Let \(A \in \mathbb{C}^{m\times n}\), \(\sigma_1 \ge \sigma_2 \ge \dots \ge \sigma_r\), and \(0 \le k < n\), then \[ \min_{B: \text{rank}(B) = k} \|A - B\|_2 = \sigma_{k+1} \] and if \(k < m \le n\), then \[ \min_{B: \text{rank}(B) = k} \|A - B\|_F = \sqrt{\sum_{i = k+1}^n \sigma_{i}^2} \] and where in both cases the minimum is attained by \(B^* = A_k = \sum_{i = 1}^k \sigma_iu_iv_i^*\).

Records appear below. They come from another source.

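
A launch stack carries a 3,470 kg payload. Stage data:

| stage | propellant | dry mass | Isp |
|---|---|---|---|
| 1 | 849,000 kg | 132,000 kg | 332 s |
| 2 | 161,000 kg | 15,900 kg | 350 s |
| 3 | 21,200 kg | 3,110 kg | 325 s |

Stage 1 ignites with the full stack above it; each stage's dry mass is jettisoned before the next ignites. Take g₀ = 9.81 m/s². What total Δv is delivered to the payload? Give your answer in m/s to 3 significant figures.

Δv ≈ 14000 m/s

Ignition mass of stage 1 = 849,000+132,000 + 161,000+15,900 + 21,200+3,110 + 3,470 = 1,185,680 kg.
Stage 1: m₀ = 1,185,680 kg, m_f = 1,185,680 − 849,000 = 336,680 kg; Δv = 332×9.81×ln(3.522) = 3256.9×1.2589 ≈ 4100 m/s.
Stage 2: m₀ = 204,680 kg, m_f = 204,680 − 161,000 = 43,680 kg; Δv = 350×9.81×ln(4.686) = 3433.5×1.5446 ≈ 5303 m/s.
Stage 3: m₀ = 27,780 kg, m_f = 27,780 − 21,200 = 6,580 kg; Δv = 325×9.81×ln(4.222) = 3188.2×1.4403 ≈ 4592 m/s.
Total Δv = 4100 + 5303 + 4592 = 13995 m/s.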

One of the useful applications of the low-rank matrix approximation is image compression

rm(list=ls())
library(jpeg)
library(png)
library(grid)
library(gridExtra)

im = readJPEG('~/Documents/images/tiger.jpg')
im.red = im[, , 1]
im.green = im[, , 2]
im.blue = im[, , 3]

col <- rgb(im.red, im.green, im.blue)
dim(col) <- dim(im.blue)

png(paste('~/Documents/images/', letters[1], ' Image Original.png', sep = ''))
grid.raster(col, interpolate=FALSE)
dev.off()

grid.raster(col, interpolate=FALSE)

ranks <- c(5, 10, 30, 50, 100)
im.red.svd <- svd(im.red)
im.green.svd <- svd(im.green)
im.blue.svd <- svd(im.blue)

for (j in 1:length(ranks)){
  i <- ranks[j]
  red.compressed <- im.red.svd$u[,1:i] %*% 
    diag(im.red.svd$d[1:i]) %*% t(im.red.svd$v[,1:i])
  green.compressed <- im.green.svd$u[,1:i] %*% 
    diag(im.green.svd$d[1:i]) %*% t(im.green.svd$v[,1:i])
  blue.compressed <- im.blue.svd$u[,1:i] %*% 
    diag(im.blue.svd$d[1:i]) %*% t(im.blue.svd$v[,1:i])
    
  red.compressed[red.compressed <0] <- 0
  green.compressed[green.compressed<0] <- 0
  blue.compressed[blue.compressed<0] <- 0
  
  png(paste('~/Documents/images/',letters[j+1], ' Image SVD Compressed ', i, '.png', sep = ''))
  maxVal <- max(red.compressed, green.compressed, blue.compressed)
  col <- rgb(red.compressed, green.compressed, blue.compressed,
             maxColorValue = maxVal)
  dim(col) <- dim(blue.compressed)
  grid.raster(col, interpolate=FALSE)
  dev.off()
}

filenames <- dir(path = "~/Documents/images", pattern = 'Image', full.names = T)
foo<-list()
for(j in 1:length(filenames)) foo[[j]]<- readPNG(filenames[j])
g <- lapply(foo, rasterGrob)

do.call(grid.arrange, c(g, ncol=3))

orig.size <- object.size(im)
frac.size <- c()
size.compressed <- c()
for (i in c(5, 10, 30, 50, 100)){
  c.size <- 3*(object.size(im.red.svd$u[,1:i]) +
    object.size(im.red.svd$d[1:i]) + object.size(im.red.svd$v[,1:i]))
  f.size <- c.size/orig.size 
  frac.size = c(frac.size, f.size)
  size.compressed = c(size.compressed, c.size)
}

# Size in bytes:

orig.size       # original picture

## 5155408 bytes

size.compressed # compressed pictures

## [1]  113904  226584  676680 1126920 2252520

frac.size       # fraction of the original pictures

## [1] 0.02209408 0.04395074 0.13125634 0.21858988 0.43692371

Definition

We say that a matrix \(A \in \mathbb{R}^{n \times n}\) is symmetric, positive-definite (SPD) if for all \(v \neq 0\) it is true that:

\[ \frac{v^* B v}{v^* v} > 0. \]

The left hand side formula is also called the Rayleigh quotient of \(A\). The above definition can be extended to complex matrices, in which case we say that \(A\) is Hermitian, positive-definite (HPD).